Business partners of Castro dictatorship dismayed U.S. banks won’t handle their blood money
It is really difficult if not impossible to feel any sympathy for American business partners of Cuba's brutal and murderous dictatorship. They enrich themselves with blood money and have built their businesses on the suffering, misery, and enslavement of 11-million people on the island. It should therefore come as no surprise -- especially to these unscrupulous businesses -- that in spite of the Federal licenses they may posses for their business partnerships with the Castro regime, fewer and fewer U.S. banks are willing to handle their blood money transactions.
U.S.-Cuba money transactions could get more complicated
Cuba travel agency owner Vivian Mannerud says she tried for three years to find a bank that would hold an account for her money remittance business, which was fully licensed by the U.S. government.
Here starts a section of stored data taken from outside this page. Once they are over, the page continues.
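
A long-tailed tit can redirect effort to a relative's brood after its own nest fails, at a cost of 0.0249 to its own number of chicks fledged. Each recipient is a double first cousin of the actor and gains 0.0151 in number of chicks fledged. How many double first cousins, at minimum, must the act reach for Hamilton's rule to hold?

r to a double first cousin = 1/4 (double first cousins share both grandparent pairs — four paths of length 4: r = 4·(1/2)^4 = 1/4).
Hamilton's rule: n·r·B > C  ⇒  n > C/(r·B) = 0.0249/(0.25·0.0151) = 6.596.
The smallest integer exceeding 6.596 is 7.

7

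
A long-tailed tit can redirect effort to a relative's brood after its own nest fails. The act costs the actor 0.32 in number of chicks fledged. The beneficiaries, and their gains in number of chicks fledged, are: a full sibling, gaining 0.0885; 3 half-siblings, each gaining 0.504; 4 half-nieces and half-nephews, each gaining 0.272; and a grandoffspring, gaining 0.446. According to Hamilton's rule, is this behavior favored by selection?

Hamilton's rule: the trait is favored when the sum of r·B over every recipient exceeds the actor's cost C.
r to a full sibling = 1/2 (full sibs share both parents — two paths of length 2: r = 2·(1/2)^2 = 1/2).
r to a half-sibling = 0.25 (half-sibs share one parent — one path of length 2: r = (1/2)^2 = 1/4).
r to a half-niece or half-nephew = 1/8 (half-aunt/uncle↔niece/nephew: one path of length 3: r = (1/2)^3 = 1/8).
r to a grandoffspring = 1/4 (two parent–offspring links: r = (1/2)^2 = 1/4).
Summing one r·B term per recipient: 1·0.5·0.0885 + 3·0.25·0.504 + 4·0.125·0.272 + 1·0.25·0.446 = 0.66975.
0.66975 > 0.32: the indirect benefit exceeds the cost.

Yes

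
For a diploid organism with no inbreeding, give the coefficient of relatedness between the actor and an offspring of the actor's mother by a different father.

0.25

Each parent–offspring link contributes a factor of 1/2, and independent paths through distinct common ancestors add.
Half-sibs share one parent — one path of length 2: r = (1/2)^2 = 1/4.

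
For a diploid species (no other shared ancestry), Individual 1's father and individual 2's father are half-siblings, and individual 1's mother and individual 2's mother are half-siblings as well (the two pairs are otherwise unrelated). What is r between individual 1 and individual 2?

Wright's path rule: contributions from independent ancestry routes add.
Individual 1 and individual 2 are related in two ways: half first cousins through their fathers (r = 1/16) and half first cousins through their mothers (r = 1/16).
r = 1/16 + 1/16 = 1/8 = 0.125.

0.125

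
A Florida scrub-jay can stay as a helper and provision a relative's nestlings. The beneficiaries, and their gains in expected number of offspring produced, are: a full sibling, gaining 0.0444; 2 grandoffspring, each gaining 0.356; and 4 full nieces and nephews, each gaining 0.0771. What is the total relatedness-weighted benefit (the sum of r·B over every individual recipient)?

r to a full sibling = 1/2 (full sibs share both parents — two paths of length 2: r = 2·(1/2)^2 = 1/2).
r to a grandoffspring = 1/4 (two parent–offspring links: r = (1/2)^2 = 1/4).
r to a full niece or nephew = 0.25 (full aunt/uncle↔niece/nephew: two paths of length 3 through the shared grandparent pair: r = 2·(1/2)^3 = 1/4).
Summing one r·B term per recipient: 1·0.5·0.0444 + 2·0.25·0.356 + 4·0.25·0.0771 = 0.2773.

0.2773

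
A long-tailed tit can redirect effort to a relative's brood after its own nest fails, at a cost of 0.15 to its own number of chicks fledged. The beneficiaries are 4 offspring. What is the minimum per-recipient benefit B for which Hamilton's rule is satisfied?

r to an offspring = 0.5 (one parent–offspring link: r = (1/2)^1 = 1/2).
Hamilton's rule with n recipients of equal r: n·r·B > C, so B > C/(n·r) = 0.15/(4·0.5) = 0.075.

0.075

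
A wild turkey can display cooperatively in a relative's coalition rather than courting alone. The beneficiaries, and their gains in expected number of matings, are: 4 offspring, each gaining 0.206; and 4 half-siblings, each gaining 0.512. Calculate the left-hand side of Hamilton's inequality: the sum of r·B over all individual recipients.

0.924

r to an offspring = 1/2 (one parent–offspring link: r = (1/2)^1 = 1/2).
r to a half-sibling = 1/4 (half-sibs share one parent — one path of length 2: r = (1/2)^2 = 1/4).
Summing one r·B term per recipient: 4·0.5·0.206 + 4·0.25·0.512 = 0.924.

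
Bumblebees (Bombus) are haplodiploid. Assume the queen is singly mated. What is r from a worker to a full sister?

0.75

Haplodiploid full sisters inherit their father's entire haploid genome identically (contributing 1/2) and on average half of their mother's contribution (1/2 · 1/2 = 1/4); r = 1/2 + 1/4 = 3/4.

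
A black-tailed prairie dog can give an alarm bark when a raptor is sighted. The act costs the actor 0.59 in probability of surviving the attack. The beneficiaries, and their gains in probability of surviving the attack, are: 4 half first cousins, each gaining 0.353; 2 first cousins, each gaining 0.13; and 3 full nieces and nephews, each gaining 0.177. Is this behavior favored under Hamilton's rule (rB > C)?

No

Hamilton's rule: the trait is favored when the sum of r·B over every recipient exceeds the actor's cost C.
r to a half first cousin = 0.0625 (half first cousins share one grandparent — one path of length 4: r = (1/2)^4 = 1/16).
r to a first cousin = 0.125 (first cousins share one grandparent pair — two paths of length 4: r = 2·(1/2)^4 = 1/8).
r to a full niece or nephew = 0.25 (full aunt/uncle↔niece/nephew: two paths of length 3 through the shared grandparent pair: r = 2·(1/2)^3 = 1/4).
Summing one r·B term per recipient: 4·0.0625·0.353 + 2·0.125·0.13 + 3·0.25·0.177 = 0.2535.
0.2535 < 0.59: the indirect benefit is less than the cost.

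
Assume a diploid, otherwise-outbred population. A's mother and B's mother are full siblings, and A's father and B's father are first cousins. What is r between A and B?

Relatedness sums over independent paths through distinct common ancestors.
A and B are related in two ways: first cousins through their mothers (r = 1/8) and second cousins through their fathers (r = 1/32).
r = 1/8 + 1/32 = 5/32 = 0.15625.

0.15625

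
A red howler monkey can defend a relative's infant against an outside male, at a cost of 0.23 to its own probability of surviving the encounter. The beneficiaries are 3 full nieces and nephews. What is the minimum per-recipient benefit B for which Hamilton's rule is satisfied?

r to a full niece or nephew = 1/4 (full aunt/uncle↔niece/nephew: two paths of length 3 through the shared grandparent pair: r = 2·(1/2)^3 = 1/4).
Hamilton's rule with n recipients of equal r: n·r·B > C, so B > C/(n·r) = 0.23/(3·0.25) = 0.3067.

0.3067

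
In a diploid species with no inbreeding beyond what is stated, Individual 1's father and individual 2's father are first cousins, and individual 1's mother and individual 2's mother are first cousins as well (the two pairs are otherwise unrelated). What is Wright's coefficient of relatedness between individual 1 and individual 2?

Independent pedigree routes through distinct common ancestors add.
Individual 1 and individual 2 are related in two ways: second cousins through their fathers (r = 1/32) and second cousins through their mothers (r = 1/32).
r = 1/32 + 1/32 = 0.0625.

0.0625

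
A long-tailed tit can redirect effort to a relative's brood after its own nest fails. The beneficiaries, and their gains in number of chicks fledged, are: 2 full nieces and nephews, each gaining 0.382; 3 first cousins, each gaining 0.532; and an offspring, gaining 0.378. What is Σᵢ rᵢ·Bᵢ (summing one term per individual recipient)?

0.5795

r to a full niece or nephew = 1/4 (full aunt/uncle↔niece/nephew: two paths of length 3 through the shared grandparent pair: r = 2·(1/2)^3 = 1/4).
r to a first cousin = 1/8 (first cousins share one grandparent pair — two paths of length 4: r = 2·(1/2)^4 = 1/8).
r to an offspring = 1/2 (one parent–offspring link: r = (1/2)^1 = 1/2).
Summing one r·B term per recipient: 2·0.25·0.382 + 3·0.125·0.532 + 1·0.5·0.378 = 0.5795.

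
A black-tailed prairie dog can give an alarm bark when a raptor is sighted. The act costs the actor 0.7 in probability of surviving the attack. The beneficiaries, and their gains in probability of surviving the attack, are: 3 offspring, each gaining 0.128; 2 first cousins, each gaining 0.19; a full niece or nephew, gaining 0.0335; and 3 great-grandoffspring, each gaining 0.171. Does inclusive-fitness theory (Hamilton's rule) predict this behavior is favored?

No

Hamilton's rule: the trait is favored when the sum of r·B over every recipient exceeds the actor's cost C.
r to an offspring = 1/2 (one parent–offspring link: r = (1/2)^1 = 1/2).
r to a first cousin = 1/8 (first cousins share one grandparent pair — two paths of length 4: r = 2·(1/2)^4 = 1/8).
r to a full niece or nephew = 0.25 (full aunt/uncle↔niece/nephew: two paths of length 3 through the shared grandparent pair: r = 2·(1/2)^3 = 1/4).
r to a great-grandoffspring = 1/8 (three parent–offspring links: r = (1/2)^3 = 1/8).
Summing one r·B term per recipient: 3·0.5·0.128 + 2·0.125·0.19 + 1·0.25·0.0335 + 3·0.125·0.171 = 0.312.
0.312 < 0.7: the indirect benefit is less than the cost.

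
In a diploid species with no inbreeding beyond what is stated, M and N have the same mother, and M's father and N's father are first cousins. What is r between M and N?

0.28125

Independent pedigree routes through distinct common ancestors add.
M and N are related in two ways: half-sibs through their shared mother (r = 1/4) and second cousins through their fathers (r = 1/32).
r = 1/4 + 1/32 = 9/32 = 0.28125.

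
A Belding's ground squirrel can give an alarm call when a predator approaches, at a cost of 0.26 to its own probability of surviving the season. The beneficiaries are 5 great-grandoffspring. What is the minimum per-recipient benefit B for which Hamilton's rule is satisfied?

r to a great-grandoffspring = 0.125 (three parent–offspring links: r = (1/2)^3 = 1/8).
Hamilton's rule with n recipients of equal r: n·r·B > C, so B > C/(n·r) = 0.26/(5·0.125) = 0.416.

0.416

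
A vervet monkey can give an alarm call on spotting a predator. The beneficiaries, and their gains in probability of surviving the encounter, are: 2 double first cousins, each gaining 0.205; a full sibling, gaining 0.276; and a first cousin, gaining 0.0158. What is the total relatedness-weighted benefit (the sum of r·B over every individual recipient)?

0.242475

r to a double first cousin = 1/4 (double first cousins share both grandparent pairs — four paths of length 4: r = 4·(1/2)^4 = 1/4).
r to a full sibling = 1/2 (full sibs share both parents — two paths of length 2: r = 2·(1/2)^2 = 1/2).
r to a first cousin = 0.125 (first cousins share one grandparent pair — two paths of length 4: r = 2·(1/2)^4 = 1/8).
Summing one r·B term per recipient: 2·0.25·0.205 + 1·0.5·0.276 + 1·0.125·0.0158 = 0.242475.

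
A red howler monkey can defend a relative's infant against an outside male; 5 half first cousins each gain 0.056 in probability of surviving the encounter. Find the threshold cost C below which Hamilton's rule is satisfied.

0.0175

r to a half first cousin = 0.0625 (half first cousins share one grandparent — one path of length 4: r = (1/2)^4 = 1/16).
Hamilton's rule: n·r·B > C, so the trait is favored while C < n·r·B = 5·0.0625·0.056 = 0.0175.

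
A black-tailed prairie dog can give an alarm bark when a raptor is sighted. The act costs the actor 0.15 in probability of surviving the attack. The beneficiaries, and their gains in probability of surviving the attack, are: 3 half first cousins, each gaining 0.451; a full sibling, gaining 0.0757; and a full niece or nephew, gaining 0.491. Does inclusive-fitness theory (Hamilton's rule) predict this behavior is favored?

Hamilton's rule: the trait is favored when the sum of r·B over every recipient exceeds the actor's cost C.
r to a half first cousin = 0.0625 (half first cousins share one grandparent — one path of length 4: r = (1/2)^4 = 1/16).
r to a full sibling = 1/2 (full sibs share both parents — two paths of length 2: r = 2·(1/2)^2 = 1/2).
r to a full niece or nephew = 0.25 (full aunt/uncle↔niece/nephew: two paths of length 3 through the shared grandparent pair: r = 2·(1/2)^3 = 1/4).
Summing one r·B term per recipient: 3·0.0625·0.451 + 1·0.5·0.0757 + 1·0.25·0.491 = 0.2451625.
0.2451625 > 0.15: the indirect benefit exceeds the cost.

Yes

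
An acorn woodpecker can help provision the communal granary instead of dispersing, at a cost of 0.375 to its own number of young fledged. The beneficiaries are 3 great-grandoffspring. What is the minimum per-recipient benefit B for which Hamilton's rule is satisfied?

1

r to a great-grandoffspring = 0.125 (three parent–offspring links: r = (1/2)^3 = 1/8).
Hamilton's rule with n recipients of equal r: n·r·B > C, so B > C/(n·r) = 0.375/(3·0.125) = 1.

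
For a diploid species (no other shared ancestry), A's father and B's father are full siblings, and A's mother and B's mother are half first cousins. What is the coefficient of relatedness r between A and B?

Independent pedigree routes through distinct common ancestors add.
A and B are related in two ways: first cousins through their fathers (r = 1/8) and half second cousins through their mothers (r = 1/64).
r = 1/8 + 1/64 = 9/64 = 0.140625.

0.140625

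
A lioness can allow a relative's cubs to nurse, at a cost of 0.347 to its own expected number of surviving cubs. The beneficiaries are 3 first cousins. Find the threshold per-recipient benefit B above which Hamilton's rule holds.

r to a first cousin = 0.125 (first cousins share one grandparent pair — two paths of length 4: r = 2·(1/2)^4 = 1/8).
Hamilton's rule with n recipients of equal r: n·r·B > C, so B > C/(n·r) = 0.347/(3·0.125) = 0.9253.

0.9253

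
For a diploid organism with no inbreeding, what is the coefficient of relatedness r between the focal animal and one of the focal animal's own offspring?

Each parent–offspring link contributes a factor of 1/2, and independent paths through distinct common ancestors add.
One parent–offspring link: r = (1/2)^1 = 1/2.

0.5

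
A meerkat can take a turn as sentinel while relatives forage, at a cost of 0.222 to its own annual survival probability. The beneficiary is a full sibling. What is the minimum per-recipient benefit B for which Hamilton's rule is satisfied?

0.444

r to a full sibling = 1/2 (full sibs share both parents — two paths of length 2: r = 2·(1/2)^2 = 1/2).
Hamilton's rule with n recipients of equal r: n·r·B > C, so B > C/(n·r) = 0.222/(1·0.5) = 0.444.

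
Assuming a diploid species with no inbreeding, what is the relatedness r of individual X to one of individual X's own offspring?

Each parent–offspring link contributes a factor of 1/2, and independent paths through distinct common ancestors add.
One parent–offspring link: r = (1/2)^1 = 1/2.

0.5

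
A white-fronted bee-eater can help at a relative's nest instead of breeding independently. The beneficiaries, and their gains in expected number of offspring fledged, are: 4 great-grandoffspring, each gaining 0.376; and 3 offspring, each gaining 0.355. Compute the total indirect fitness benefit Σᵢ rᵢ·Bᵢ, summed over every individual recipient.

r to a great-grandoffspring = 1/8 (three parent–offspring links: r = (1/2)^3 = 1/8).
r to an offspring = 1/2 (one parent–offspring link: r = (1/2)^1 = 1/2).
Summing one r·B term per recipient: 4·0.125·0.376 + 3·0.5·0.355 = 0.7205.

0.7205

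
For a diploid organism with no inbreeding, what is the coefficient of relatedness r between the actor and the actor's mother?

Each parent–offspring link contributes a factor of 1/2, and independent paths through distinct common ancestors add.
One parent–offspring link: r = (1/2)^1 = 1/2.

0.5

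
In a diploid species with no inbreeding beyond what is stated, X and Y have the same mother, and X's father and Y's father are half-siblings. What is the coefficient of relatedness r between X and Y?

0.3125

Independent pedigree routes through distinct common ancestors add.
X and Y are related in two ways: half-sibs through their shared mother (r = 1/4) and half first cousins through their fathers (r = 1/16).
r = 1/4 + 1/16 = 5/16 = 0.3125.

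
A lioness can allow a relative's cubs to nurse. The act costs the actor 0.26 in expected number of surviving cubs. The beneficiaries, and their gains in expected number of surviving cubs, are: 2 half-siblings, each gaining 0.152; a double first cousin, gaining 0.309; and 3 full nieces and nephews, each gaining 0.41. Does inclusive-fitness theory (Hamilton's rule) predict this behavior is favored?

Hamilton's rule: the trait is favored when the sum of r·B over every recipient exceeds the actor's cost C.
r to a half-sibling = 1/4 (half-sibs share one parent — one path of length 2: r = (1/2)^2 = 1/4).
r to a double first cousin = 1/4 (double first cousins share both grandparent pairs — four paths of length 4: r = 4·(1/2)^4 = 1/4).
r to a full niece or nephew = 1/4 (full aunt/uncle↔niece/nephew: two paths of length 3 through the shared grandparent pair: r = 2·(1/2)^3 = 1/4).
Summing one r·B term per recipient: 2·0.25·0.152 + 1·0.25·0.309 + 3·0.25·0.41 = 0.46075.
0.46075 > 0.26: the indirect benefit exceeds the cost.

Yes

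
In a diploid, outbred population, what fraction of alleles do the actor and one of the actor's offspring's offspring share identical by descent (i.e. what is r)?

Each parent–offspring link contributes a factor of 1/2, and independent paths through distinct common ancestors add.
Two parent–offspring links: r = (1/2)^2 = 1/4.

0.25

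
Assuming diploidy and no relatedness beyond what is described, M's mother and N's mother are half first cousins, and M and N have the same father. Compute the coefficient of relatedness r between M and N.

0.265625

Wright's path rule: contributions from independent ancestry routes add.
M and N are related in two ways: half second cousins through their mothers (r = 1/64) and half-sibs through their shared father (r = 1/4).
r = 1/64 + 1/4 = 17/64 = 0.265625.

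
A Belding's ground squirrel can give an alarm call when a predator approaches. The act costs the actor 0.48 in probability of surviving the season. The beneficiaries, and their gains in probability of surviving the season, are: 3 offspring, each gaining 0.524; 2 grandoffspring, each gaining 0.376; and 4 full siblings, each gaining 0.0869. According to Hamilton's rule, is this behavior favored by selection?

Yes

Hamilton's rule: the trait is favored when the sum of r·B over every recipient exceeds the actor's cost C.
r to an offspring = 0.5 (one parent–offspring link: r = (1/2)^1 = 1/2).
r to a grandoffspring = 1/4 (two parent–offspring links: r = (1/2)^2 = 1/4).
r to a full sibling = 0.5 (full sibs share both parents — two paths of length 2: r = 2·(1/2)^2 = 1/2).
Summing one r·B term per recipient: 3·0.5·0.524 + 2·0.25·0.376 + 4·0.5·0.0869 = 1.1478.
1.1478 > 0.48: the indirect benefit exceeds the cost.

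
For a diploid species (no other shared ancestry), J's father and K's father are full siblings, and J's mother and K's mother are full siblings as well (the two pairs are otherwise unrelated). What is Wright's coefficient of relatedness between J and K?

Wright's path rule: contributions from independent ancestry routes add.
J and K are related in two ways: first cousins through their fathers (r = 1/8) and first cousins through their mothers (r = 1/8) — i.e. double first cousins.
r = 1/8 + 1/8 = 1/4 = 0.25.

0.25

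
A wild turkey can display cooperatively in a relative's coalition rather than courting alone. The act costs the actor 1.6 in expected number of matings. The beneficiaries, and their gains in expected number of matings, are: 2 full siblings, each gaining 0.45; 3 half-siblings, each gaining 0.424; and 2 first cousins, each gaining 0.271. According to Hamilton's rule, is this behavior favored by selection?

Hamilton's rule: the trait is favored when the sum of r·B over every recipient exceeds the actor's cost C.
r to a full sibling = 1/2 (full sibs share both parents — two paths of length 2: r = 2·(1/2)^2 = 1/2).
r to a half-sibling = 1/4 (half-sibs share one parent — one path of length 2: r = (1/2)^2 = 1/4).
r to a first cousin = 1/8 (first cousins share one grandparent pair — two paths of length 4: r = 2·(1/2)^4 = 1/8).
Summing one r·B term per recipient: 2·0.5·0.45 + 3·0.25·0.424 + 2·0.125·0.271 = 0.83575.
0.83575 < 1.6: the indirect benefit is less than the cost.

No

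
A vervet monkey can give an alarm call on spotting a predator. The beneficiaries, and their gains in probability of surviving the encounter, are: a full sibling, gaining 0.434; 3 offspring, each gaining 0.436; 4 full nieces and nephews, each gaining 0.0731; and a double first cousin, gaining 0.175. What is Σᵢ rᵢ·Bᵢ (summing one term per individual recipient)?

0.98785

r to a full sibling = 1/2 (full sibs share both parents — two paths of length 2: r = 2·(1/2)^2 = 1/2).
r to an offspring = 0.5 (one parent–offspring link: r = (1/2)^1 = 1/2).
r to a full niece or nephew = 1/4 (full aunt/uncle↔niece/nephew: two paths of length 3 through the shared grandparent pair: r = 2·(1/2)^3 = 1/4).
r to a double first cousin = 0.25 (double first cousins share both grandparent pairs — four paths of length 4: r = 4·(1/2)^4 = 1/4).
Summing one r·B term per recipient: 1·0.5·0.434 + 3·0.5·0.436 + 4·0.25·0.0731 + 1·0.25·0.175 = 0.98785.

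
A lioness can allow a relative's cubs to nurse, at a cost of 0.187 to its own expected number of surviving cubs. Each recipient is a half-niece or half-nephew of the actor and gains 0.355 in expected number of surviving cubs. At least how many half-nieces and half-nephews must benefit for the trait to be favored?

r to a half-niece or half-nephew = 1/8 (half-aunt/uncle↔niece/nephew: one path of length 3: r = (1/2)^3 = 1/8).
Hamilton's rule: n·r·B > C  ⇒  n > C/(r·B) = 0.187/(0.125·0.355) = 4.214.
The smallest integer exceeding 4.214 is 5.

5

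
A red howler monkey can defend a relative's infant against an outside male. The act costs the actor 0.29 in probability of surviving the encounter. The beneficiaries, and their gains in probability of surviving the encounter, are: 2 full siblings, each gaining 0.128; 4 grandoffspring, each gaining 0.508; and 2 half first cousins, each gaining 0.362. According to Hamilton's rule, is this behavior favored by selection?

Yes

Hamilton's rule: the trait is favored when the sum of r·B over every recipient exceeds the actor's cost C.
r to a full sibling = 0.5 (full sibs share both parents — two paths of length 2: r = 2·(1/2)^2 = 1/2).
r to a grandoffspring = 1/4 (two parent–offspring links: r = (1/2)^2 = 1/4).
r to a half first cousin = 0.0625 (half first cousins share one grandparent — one path of length 4: r = (1/2)^4 = 1/16).
Summing one r·B term per recipient: 2·0.5·0.128 + 4·0.25·0.508 + 2·0.0625·0.362 = 0.68125.
0.68125 > 0.29: the indirect benefit exceeds the cost.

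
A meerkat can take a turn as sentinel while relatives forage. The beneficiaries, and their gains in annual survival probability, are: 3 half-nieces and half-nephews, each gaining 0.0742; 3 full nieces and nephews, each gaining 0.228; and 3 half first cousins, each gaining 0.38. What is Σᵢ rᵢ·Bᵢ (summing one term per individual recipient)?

r to a half-niece or half-nephew = 0.125 (half-aunt/uncle↔niece/nephew: one path of length 3: r = (1/2)^3 = 1/8).
r to a full niece or nephew = 1/4 (full aunt/uncle↔niece/nephew: two paths of length 3 through the shared grandparent pair: r = 2·(1/2)^3 = 1/4).
r to a half first cousin = 0.0625 (half first cousins share one grandparent — one path of length 4: r = (1/2)^4 = 1/16).
Summing one r·B term per recipient: 3·0.125·0.0742 + 3·0.25·0.228 + 3·0.0625·0.38 = 0.270075.

0.270075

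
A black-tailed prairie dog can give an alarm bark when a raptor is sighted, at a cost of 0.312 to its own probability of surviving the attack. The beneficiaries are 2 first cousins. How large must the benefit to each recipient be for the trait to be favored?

r to a first cousin = 0.125 (first cousins share one grandparent pair — two paths of length 4: r = 2·(1/2)^4 = 1/8).
Hamilton's rule with n recipients of equal r: n·r·B > C, so B > C/(n·r) = 0.312/(2·0.125) = 1.248.

1.248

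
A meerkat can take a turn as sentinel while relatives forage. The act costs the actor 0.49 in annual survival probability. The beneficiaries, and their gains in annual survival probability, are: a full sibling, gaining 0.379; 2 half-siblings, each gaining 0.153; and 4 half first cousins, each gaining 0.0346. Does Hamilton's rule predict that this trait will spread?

No

Hamilton's rule: the trait is favored when the sum of r·B over every recipient exceeds the actor's cost C.
r to a full sibling = 1/2 (full sibs share both parents — two paths of length 2: r = 2·(1/2)^2 = 1/2).
r to a half-sibling = 0.25 (half-sibs share one parent — one path of length 2: r = (1/2)^2 = 1/4).
r to a half first cousin = 1/16 (half first cousins share one grandparent — one path of length 4: r = (1/2)^4 = 1/16).
Summing one r·B term per recipient: 1·0.5·0.379 + 2·0.25·0.153 + 4·0.0625·0.0346 = 0.27465.
0.27465 < 0.49: the indirect benefit is less than the cost.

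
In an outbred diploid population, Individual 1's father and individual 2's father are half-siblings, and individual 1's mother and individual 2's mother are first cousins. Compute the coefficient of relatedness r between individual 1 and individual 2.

0.09375

Relatedness sums over independent paths through distinct common ancestors.
Individual 1 and individual 2 are related in two ways: half first cousins through their fathers (r = 1/16) and second cousins through their mothers (r = 1/32).
r = 1/16 + 1/32 = 0.09375.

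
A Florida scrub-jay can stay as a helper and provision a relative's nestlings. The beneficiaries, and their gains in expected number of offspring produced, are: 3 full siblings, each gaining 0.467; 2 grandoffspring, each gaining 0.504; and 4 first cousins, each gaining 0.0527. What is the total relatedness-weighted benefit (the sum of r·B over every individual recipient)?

r to a full sibling = 1/2 (full sibs share both parents — two paths of length 2: r = 2·(1/2)^2 = 1/2).
r to a grandoffspring = 1/4 (two parent–offspring links: r = (1/2)^2 = 1/4).
r to a first cousin = 0.125 (first cousins share one grandparent pair — two paths of length 4: r = 2·(1/2)^4 = 1/8).
Summing one r·B term per recipient: 3·0.5·0.467 + 2·0.25·0.504 + 4·0.125·0.0527 = 0.97885.

0.97885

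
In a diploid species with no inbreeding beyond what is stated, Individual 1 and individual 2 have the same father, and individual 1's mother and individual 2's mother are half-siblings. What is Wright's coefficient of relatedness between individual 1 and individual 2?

With two independent routes of shared ancestry, r is the sum of the two contributions.
Individual 1 and individual 2 are related in two ways: half-sibs through their shared father (r = 1/4) and half first cousins through their mothers (r = 1/16).
r = 1/4 + 1/16 = 0.3125.

0.3125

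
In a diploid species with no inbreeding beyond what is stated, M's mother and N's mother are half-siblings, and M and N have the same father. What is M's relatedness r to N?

Relatedness sums over independent paths through distinct common ancestors.
M and N are related in two ways: half first cousins through their mothers (r = 1/16) and half-sibs through their shared father (r = 1/4).
r = 1/16 + 1/4 = 5/16 = 0.3125.

0.3125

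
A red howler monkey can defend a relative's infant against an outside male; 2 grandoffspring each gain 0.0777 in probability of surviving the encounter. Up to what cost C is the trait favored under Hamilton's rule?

r to a grandoffspring = 1/4 (two parent–offspring links: r = (1/2)^2 = 1/4).
Hamilton's rule: n·r·B > C, so the trait is favored while C < n·r·B = 2·0.25·0.0777 = 0.03885.

0.03885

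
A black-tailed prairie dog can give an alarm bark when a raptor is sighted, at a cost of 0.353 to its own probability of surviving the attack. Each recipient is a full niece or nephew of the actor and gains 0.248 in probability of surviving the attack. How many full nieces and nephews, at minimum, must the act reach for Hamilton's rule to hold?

6

r to a full niece or nephew = 0.25 (full aunt/uncle↔niece/nephew: two paths of length 3 through the shared grandparent pair: r = 2·(1/2)^3 = 1/4).
Hamilton's rule: n·r·B > C  ⇒  n > C/(r·B) = 0.353/(0.25·0.248) = 5.694.
The smallest integer exceeding 5.694 is 6.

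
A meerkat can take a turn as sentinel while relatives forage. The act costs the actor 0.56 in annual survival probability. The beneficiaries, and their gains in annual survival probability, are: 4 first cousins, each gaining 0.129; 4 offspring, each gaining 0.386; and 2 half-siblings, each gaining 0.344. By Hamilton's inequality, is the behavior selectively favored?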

“Not one would do it. I tried several banks, and not just here, in Nevada, in Texas. And I showed them all my licenses,” said Mannerud, owner of Miami-based Airline Brokers. All of them said no.
The difficulties in transferring funds between the U.S. and Cuba have sparked broad concerns in the wake of M&T Bank’s decision to stop processing accounts for the Cuban diplomatic mission in Washington.
Because the bank would no longer handle its business, the Cuban Interests Section said last week it would stop processing visa, passport and other such requests — just as the peak holiday season for travel to Cuba approaches.
Cuba experts say they are now starting to worry that other banks may stop handling other Cuba transactions, such as remittances or payments for hotel bookings and airport landing fees that are legal despite the U.S. embargo against Cuba.
“Obviously this is creating havoc, and a heck of a mess may be on the horizon if things don’t get sorted out,” said Washington attorney Robert Muse, who closely follows the Cuba travel industry.